Question

Ligand's are broadly classified into two classes classical and non-classical ligands, depending on their donor and acceptor ability. Classical ligands form classical complexes while non-classical ligands form non-classical complexes. Bonding mechanism in non-classical is called synergic bonding. In compound $[M(CO)_n]^z$, the correct match for highest 'M-C' bond length for given M, n and z respectively:

• A. Cr, 6, 0
• B. V, 6, -1
• C. Ti, 6, -2
• D. Mn, 6, +1

Answer 1

Answer: (C)

Ti, 6, -2

Answer 2

The M-C bond length in metal carbonyls is influenced by the strength of the M-C bond, which is a result of synergic bonding (sigma donation from CO to metal and pi back-donation from metal to CO). A longer M-C bond length indicates a weaker M-C bond. The strength of the M-C bond is generally inversely related to the oxidation state of the metal. A lower (more negative) oxidation state of the metal leads to a weaker M-C bond and thus a longer M-C bond length.

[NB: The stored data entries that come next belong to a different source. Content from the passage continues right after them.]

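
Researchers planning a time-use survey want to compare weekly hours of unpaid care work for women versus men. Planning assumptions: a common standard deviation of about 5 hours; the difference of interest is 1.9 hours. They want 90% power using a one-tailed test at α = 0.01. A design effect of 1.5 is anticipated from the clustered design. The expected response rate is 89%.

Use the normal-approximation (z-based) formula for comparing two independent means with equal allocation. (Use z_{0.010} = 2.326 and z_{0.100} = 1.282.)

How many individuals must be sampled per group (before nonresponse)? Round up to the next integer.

n = 304 per group

n = (z_α + z_β)² · (σ₁² + σ₂²) / δ²
  = (2.326 + 1.282)² · (2·5² = 50) / 1.9²
  = 13.0177 · 50 / 3.61
  = 180.30
Design effect: 1.5 × 180.30 = 270.45.
Adjust for 89% response: 270.45 / 0.89 = 303.88.
Round up → n = 304 per group.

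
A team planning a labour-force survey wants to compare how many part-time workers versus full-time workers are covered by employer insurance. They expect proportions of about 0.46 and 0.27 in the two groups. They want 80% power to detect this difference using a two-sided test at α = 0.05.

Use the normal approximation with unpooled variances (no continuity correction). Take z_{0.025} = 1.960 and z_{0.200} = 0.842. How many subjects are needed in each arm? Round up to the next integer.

n = (z_{α/2} + z_β)² · [p₁(1−p₁) + p₂(1−p₂)] / (p₁ − p₂)²
  = (1.960 + 0.842)² · (0.46·0.54 + 0.27·0.73) / (0.19)²
  = (2.802)² · (0.2484 + 0.1971) / 0.0361
  = 7.8512 · 0.4455 / 0.0361
  = 96.89
Round up → n = 97 per group.

n = 97 per group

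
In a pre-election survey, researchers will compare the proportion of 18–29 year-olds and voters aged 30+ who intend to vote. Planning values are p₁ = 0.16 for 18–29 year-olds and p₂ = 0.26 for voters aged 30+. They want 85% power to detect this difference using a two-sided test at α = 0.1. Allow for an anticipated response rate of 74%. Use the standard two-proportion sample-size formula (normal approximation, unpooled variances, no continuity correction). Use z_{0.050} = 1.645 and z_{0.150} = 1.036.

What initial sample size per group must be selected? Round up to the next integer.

n = 318 per group

n = (z_{α/2} + z_β)² · [p₁(1−p₁) + p₂(1−p₂)] / (p₁ − p₂)²
  = (1.645 + 1.036)² · (0.16·0.84 + 0.26·0.74) / (-0.10)²
  = (2.681)² · (0.1344 + 0.1924) / 0.0100
  = 7.1878 · 0.3268 / 0.0100
  = 234.90
Adjust for 74% response: 234.90 / 0.74 = 317.43.
Round up → n = 318 per group.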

Let's determine the oxidation state of M in each option, where the charge of CO is 0 and the overall charge of the complex is 'z'. The oxidation state of M (let's call it 'x') is given by $x + n \times (\text{charge of CO}) = z$. Since the charge of CO is 0, $x + n \times 0 = z$, which means $x = z$.

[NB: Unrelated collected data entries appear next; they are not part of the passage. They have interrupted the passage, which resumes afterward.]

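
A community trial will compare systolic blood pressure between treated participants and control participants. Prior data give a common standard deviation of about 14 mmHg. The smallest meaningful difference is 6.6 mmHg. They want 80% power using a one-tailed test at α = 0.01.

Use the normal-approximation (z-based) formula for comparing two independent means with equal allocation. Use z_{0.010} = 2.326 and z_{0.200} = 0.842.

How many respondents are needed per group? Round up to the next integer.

n = 91 per group

n = (z_α + z_β)² · (σ₁² + σ₂²) / δ²
  = (2.326 + 0.842)² · (2·14² = 392) / 6.6²
  = 10.0362 · 392 / 43.56
  = 90.32
Round up → n = 91 per group.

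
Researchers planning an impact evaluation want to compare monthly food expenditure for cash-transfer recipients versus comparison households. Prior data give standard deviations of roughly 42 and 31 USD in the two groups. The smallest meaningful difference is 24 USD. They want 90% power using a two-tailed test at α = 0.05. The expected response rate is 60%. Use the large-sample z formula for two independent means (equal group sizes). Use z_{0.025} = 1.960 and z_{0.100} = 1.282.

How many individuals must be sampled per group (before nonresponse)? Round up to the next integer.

n = (z_{α/2} + z_β)² · (σ₁² + σ₂²) / δ²
  = (1.960 + 1.282)² · (42² + 31² = 2725) / 24²
  = 10.5106 · 2725 / 576
  = 49.72
Adjust for 60% response: 49.72 / 0.60 = 82.87.
Round up → n = 83 per group.

n = 83 per group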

1. For Cr, n=6, z=0: Oxidation state of Cr is 0.
2. For V, n=6, z=-1: Oxidation state of V is -1.
3. For Ti, n=6, z=-2: Oxidation state of Ti is -2.
4. For Mn, n=6, z=+1: Oxidation state of Mn is +1.

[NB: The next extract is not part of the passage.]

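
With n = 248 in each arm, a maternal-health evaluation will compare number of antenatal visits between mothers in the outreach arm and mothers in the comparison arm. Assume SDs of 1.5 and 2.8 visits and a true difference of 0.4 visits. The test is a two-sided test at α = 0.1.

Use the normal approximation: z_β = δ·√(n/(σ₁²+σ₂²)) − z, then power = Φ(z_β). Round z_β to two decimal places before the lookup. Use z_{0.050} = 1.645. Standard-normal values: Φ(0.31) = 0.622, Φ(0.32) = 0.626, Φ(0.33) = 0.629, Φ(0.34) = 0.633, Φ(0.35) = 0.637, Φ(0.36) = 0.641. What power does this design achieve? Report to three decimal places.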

The oxidation states are +1, 0, -1, and -2. The lowest oxidation state is -2, corresponding to Ti. Therefore, the M-C bond length will be longest for the complex with the lowest oxidation state.

The order of increasing M-C bond length is: $[Mn(CO)_6]^+ < Cr(CO)_6 < [V(CO)_6]^- < [Ti(CO)_6]^{2-}$

Thus, the highest M-C bond length is observed for $[Ti(CO)_6]^{2-}$, where M=Ti, n=6, and z=-2.